SMTC Corporation
- Type: Private (since 2021) Public (2000-21)
- Traded as: Nasdaq: SMTX (2000-21)
- Industry: Electronics
- Founded: Toronto, Ontario, Canada (1985)
- Headquarters: Markham, Ontario
- Key people: Ed Smith (President and (CEO)
- Products: Electronics manufacturing services
- Revenue: US$ 296.3 Million USD (2012)
- Net income: US$ 7.542.7 Million USD (2012)
- Number of employees: 2300 (2012)
- Website: www.smtc.com

= SMTC Corporation =

SMTC Corporation (Surface Mount Technology Centre), founded in 1985, is a mid-size end-to-end electronics manufacturing services (EMS) company. SMTC facilities operate in the United States, Canada, Mexico, and China.

==History==

- 1985 - Surface Mount founded in Toronto, Ontario
- 1990 - HTM established in Denver, Colorado
- July 1999 - merger of Surface Mount and HTM
- 1999 - purchased Zenith Electronics' facility in Chihuahua, Mexico, SMTC's only site with unionized employees
- September 1999 - acquired W. F. Wood of Boston, Massachusetts
- July 2000 - acquired EMS company, Pensar Electronic Solutions of Appleton, Wisconsin
- July 21, 2000 - IPO
- November 2000 - acquired Qualtron Teoranta of Donegal, Ireland, and subsidiary in Haverhill, Massachusetts
- March 2002 - Closed down its Cork City, Ireland manufacturing plant with the loss of 200 jobs due to its main customer going into administration.
- August 2003 - Sold EMS company, Pensar Electronics Solutions of Appleton, Wisconsin back to the original owners.
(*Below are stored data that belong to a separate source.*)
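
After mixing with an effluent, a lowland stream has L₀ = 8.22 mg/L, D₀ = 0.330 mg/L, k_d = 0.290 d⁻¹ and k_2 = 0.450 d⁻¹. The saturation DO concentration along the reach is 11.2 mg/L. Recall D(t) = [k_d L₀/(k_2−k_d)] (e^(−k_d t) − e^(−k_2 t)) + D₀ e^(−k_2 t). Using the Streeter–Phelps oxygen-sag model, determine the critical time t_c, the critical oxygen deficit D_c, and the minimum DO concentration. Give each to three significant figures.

t_c ≈ 2.61 d; D_c ≈ 2.49 mg/L; min DO ≈ 8.71 mg/L

With k_2/k_d = 1.552 and 1 − D₀(k_2−k_d)/(k_d L₀) = 0.9779,
t_c = ln(1.552 × 0.9779) / (0.450 − 0.290) = ln(1.517) / 0.1600 = 0.4170/0.1600 = 2.606 d.
D_c = (k_d/k_2) L₀ e^(−k_d t_c) = (0.290/0.450) × 8.22 × e^(−0.290×2.606) = 0.6444 × 8.22 × 0.4697 = 2.488 mg/L.
Minimum DO = C_s − D_c = 11.2 − 2.488 = 8.712 mg/L.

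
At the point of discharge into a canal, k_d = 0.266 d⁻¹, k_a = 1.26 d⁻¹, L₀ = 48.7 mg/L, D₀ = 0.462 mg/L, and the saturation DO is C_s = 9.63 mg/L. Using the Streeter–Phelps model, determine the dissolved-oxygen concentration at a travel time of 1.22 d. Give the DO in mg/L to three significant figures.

DO ≈ 2.91 mg/L

k_d L₀/(k_a−k_d) = 0.266×48.7/(1.26−0.266) = 12.95/0.9940 = 13.03 mg/L.
e^(−k_d t) = e^(−0.266×1.220) = 0.7229; e^(−k_a t) = e^(−1.26×1.220) = 0.2150.
D = 13.03 × (0.7229 − 0.2150) + 0.462 × 0.2150 = 6.619 + 0.09932 = 6.718 mg/L.
DO = C_s − D = 9.63 − 6.718 = 2.912 mg/L.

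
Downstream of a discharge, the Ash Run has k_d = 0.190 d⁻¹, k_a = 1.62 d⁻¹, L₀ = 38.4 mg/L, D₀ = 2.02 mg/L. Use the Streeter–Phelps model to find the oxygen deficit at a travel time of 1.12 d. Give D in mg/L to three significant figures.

k_d L₀/(k_a−k_d) = 0.190×38.4/(1.62−0.190) = 7.296/1.430 = 5.102 mg/L.
e^(−k_d t) = e^(−0.190×1.120) = 0.8083; e^(−k_a t) = e^(−1.62×1.120) = 0.1629.
D = 5.102 × (0.8083 − 0.1629) + 2.02 × 0.1629 = 3.293 + 0.3291 = 3.622 mg/L.

D ≈ 3.62 mg/L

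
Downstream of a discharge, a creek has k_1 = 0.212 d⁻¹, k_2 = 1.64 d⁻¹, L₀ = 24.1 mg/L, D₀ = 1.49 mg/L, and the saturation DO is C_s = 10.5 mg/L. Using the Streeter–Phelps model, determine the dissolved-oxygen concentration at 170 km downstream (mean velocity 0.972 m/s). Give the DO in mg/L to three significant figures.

DO ≈ 8.25 mg/L

Travel time t = x/v = 170 km / (0.972 m/s) = 170000 m / 0.972 m/s = 174900 s = 2.024 d.
k_1 L₀/(k_2−k_1) = 0.212×24.1/(1.64−0.212) = 5.109/1.428 = 3.578 mg/L.
e^(−k_1 t) = e^(−0.212×2.024) = 0.6511; e^(−k_2 t) = e^(−1.64×2.024) = 0.03616.
D = 3.578 × (0.6511 − 0.03616) + 1.49 × 0.03616 = 2.200 + 0.05388 = 2.254 mg/L.
DO = C_s − D = 10.5 − 2.254 = 8.246 mg/L.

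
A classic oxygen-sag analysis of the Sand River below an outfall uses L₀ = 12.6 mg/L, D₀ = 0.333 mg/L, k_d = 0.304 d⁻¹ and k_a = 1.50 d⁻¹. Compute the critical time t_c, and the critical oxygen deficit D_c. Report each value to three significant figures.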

The original owners decided to buy the company back after hearing plans that SMTC was planning on shutting the plant down.
- February 2010 - SMTC regained compliance with Nasdaq requirements, after Nasdaq notified the company for failing to maintain a minimum bid price of $1.00 on September 15, 2009.
- November 8, 2018 - acquires contract manufacturer MC Assembly
- April 2021 - H.I.G. Capital acquired SMTC for US $172 million and its stock was delisted from Nasdaq.